Valentin estimait que les meilleurs moments du voyage étaient les repas qu’ils prenaient dans la cabine du patron. Pour un Skandar, Gorzval était ouvert et accommodant, et la chère était bonne, avec du vin, de la viande et des poissons de différentes espèces, y compris pas mal de chair de dragon de mer. Mais le bateau était délabré et exigu, mal conçu et encore plus mal entretenu, et l’équipage, composé d’une douzaine de Skandars et d’un assortiment de Hjorts et d’humains, n’était guère communicatif et se montrait souvent franchement hostile. De toute évidence, les chasseurs de dragons constituaient une caste orgueilleuse et fermée, même l’équipage d’un rafiot comme le Brangalyn, et ils s’irritaient de la présence d’étrangers parmi eux pendant qu’ils exerçaient leur industrie.
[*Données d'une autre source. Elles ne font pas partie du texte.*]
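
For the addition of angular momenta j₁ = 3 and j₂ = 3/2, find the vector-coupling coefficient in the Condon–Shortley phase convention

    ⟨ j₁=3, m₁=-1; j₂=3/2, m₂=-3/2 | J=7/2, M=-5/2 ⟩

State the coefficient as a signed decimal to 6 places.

triangle: 1!*5!*2!/9! = 240/362880
(j±m)!: 2!*4!*0!*3!*1!*6! = 207360
prefactor² = (2J+1)*Δ*N² = 7680/7
  k=0: +1/(0!*1!*4!*0!*1!*2!) = 1/48
Σ = 1/48  ⇒  CG² = 7680/7*1/48² = 10/21
CG = +√(10/21) = +0.690066

+0.690066  (= +√(10/21))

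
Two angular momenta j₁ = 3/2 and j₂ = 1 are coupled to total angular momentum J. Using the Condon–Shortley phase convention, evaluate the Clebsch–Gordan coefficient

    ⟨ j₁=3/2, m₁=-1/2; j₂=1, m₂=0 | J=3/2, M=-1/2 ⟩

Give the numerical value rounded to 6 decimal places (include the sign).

triangle: 1!×2!×1!/5! = 2/120
(j±m)!: 1!×2!×1!×1!×1!×2! = 4
prefactor² = (2J+1)×Δ×N² = 4/15
  k=0: +1/(0!×1!×2!×1!×0!×0!) = 1/2
  k=1: −1/(1!×0!×1!×0!×1!×1!) = -1
Σ = -1/2  ⇒  CG² = 4/15×(-1/2)² = 1/15
CG = −√(1/15) = -0.258199

-0.258199  (= −√(1/15))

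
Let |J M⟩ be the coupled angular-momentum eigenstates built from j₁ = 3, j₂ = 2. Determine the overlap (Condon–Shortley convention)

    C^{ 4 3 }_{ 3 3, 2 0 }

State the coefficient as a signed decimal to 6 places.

√[9·1!5!3!/10! · 6!0!2!2!7!1!] = √(25920)
  +(−1)^0/∏(0,1,0,2,5,1)! = 1/240  (running 1/240)
⟨..|..⟩ = √(25920)·(1/240) = +0.670820

+√(9/20) ≈ +0.670820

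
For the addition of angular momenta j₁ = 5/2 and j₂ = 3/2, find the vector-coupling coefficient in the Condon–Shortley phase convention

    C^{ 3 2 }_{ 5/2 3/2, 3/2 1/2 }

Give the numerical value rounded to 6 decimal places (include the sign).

√[7·1!4!2!/8! · 4!1!2!1!5!1!] = √(48)
  +(−1)^0/∏(0,1,1,2,3,0)! = 1/12  (running 1/12)
  +(−1)^1/∏(1,0,0,1,4,1)! = -1/24  (running 1/24)
⟨..|..⟩ = √(48)·(1/24) = +0.288675

+√(1/12) = +0.288675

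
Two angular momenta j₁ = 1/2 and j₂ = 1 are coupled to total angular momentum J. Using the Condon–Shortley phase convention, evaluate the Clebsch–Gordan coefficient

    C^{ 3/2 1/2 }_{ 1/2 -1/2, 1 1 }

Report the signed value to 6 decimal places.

+√(1/3) = +0.577350

√[4·0!1!2!/4! · 0!1!2!0!2!1!] = √(4/3)
  +(−1)^0/∏(0,0,1,2,0,0)! = 1/2  (running 1/2)
⟨..|..⟩ = √(4/3)·(1/2) = +0.577350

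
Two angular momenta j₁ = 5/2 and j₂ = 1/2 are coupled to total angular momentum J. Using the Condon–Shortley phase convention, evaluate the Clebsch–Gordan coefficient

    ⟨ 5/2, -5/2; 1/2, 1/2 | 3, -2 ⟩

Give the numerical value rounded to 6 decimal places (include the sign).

triangle: 0!*5!*1!/7! = 120/5040
(j±m)!: 0!*5!*1!*0!*1!*5! = 14400
prefactor² = (2J+1)*Δ*N² = 2400
  k=0: +1/(0!*0!*5!*1!*0!*0!) = 1/120
Σ = 1/120  ⇒  CG² = 2400*1/120² = 1/6
CG = +√(1/6) = +0.408248

+0.408248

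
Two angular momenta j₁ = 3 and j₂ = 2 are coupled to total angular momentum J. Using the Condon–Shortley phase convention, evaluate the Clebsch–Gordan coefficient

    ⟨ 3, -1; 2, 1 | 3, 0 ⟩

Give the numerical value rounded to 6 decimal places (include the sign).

+√(1/30) = +0.182574

j₁+j₂−J=2  J+j₁−j₂=4  J−j₁+j₂=2  j₁+j₂+J+1=9
(j₁±m₁, j₂±m₂, J±M) = (2,4,3,1,3,3)
P² = 96/5
sum k=1..2:
  [1] −1/12 = -1/12
  [2] +1/8 = 1/8
S = 1/24
C² = P²·S² = 1/30 ; C = +0.182574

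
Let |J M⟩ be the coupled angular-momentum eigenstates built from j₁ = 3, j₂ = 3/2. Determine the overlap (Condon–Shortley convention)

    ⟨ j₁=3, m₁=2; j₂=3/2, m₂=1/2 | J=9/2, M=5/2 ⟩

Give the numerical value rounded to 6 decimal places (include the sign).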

Seul Gorzval se montrait hospitalier ; mais c’était visiblement par reconnaissance, car sans l’argent de leur passage, son bateau n’eût jamais été en état de prendre la mer.

Ils étaient déjà loin de la terre dans un monde tout d’uniformité, où le bleu pâle de l’océan se fondait dans le bleu pâle du ciel pour faire perdre tout sens de l’espace et de la direction. Ils avaient mis le cap au sud-est et plus ils s’éloignaient de Piliplok, plus le vent devenait chaud, et il était maintenant plus sec et brûlant que jamais.

— Nous appelons ce vent notre message, dit Gorzval, parce qu’il vient tout droit de Suvrael. C’est un petit cadeau du Roi des Rêves, aussi charmant que tous les autres.

La mer était vide : ni îles ni bois flottants, pas le moindre signe de quoi que ce fût, pas même de dragons de mer. Les dragons étaient passés très au large de la côte cette année, comme cela leur arrivait parfois, et ils se chauffaient dans les eaux tropicales, à proximité immédiate de l’archipel. De temps à autre, un gihorna passait très haut dans le ciel, accomplissant sa migration d’automne, qui le menait des îles aux marais du Zimr, lesquels ne se trouvaient pas près du fleuve, mais sur la côte, à quelque huit cents kilomètres au sud de Piliplok. Ces échassiers auraient dû faire des cibles tentantes, mais personne ne les visait. Sans doute une autre tradition de la marine.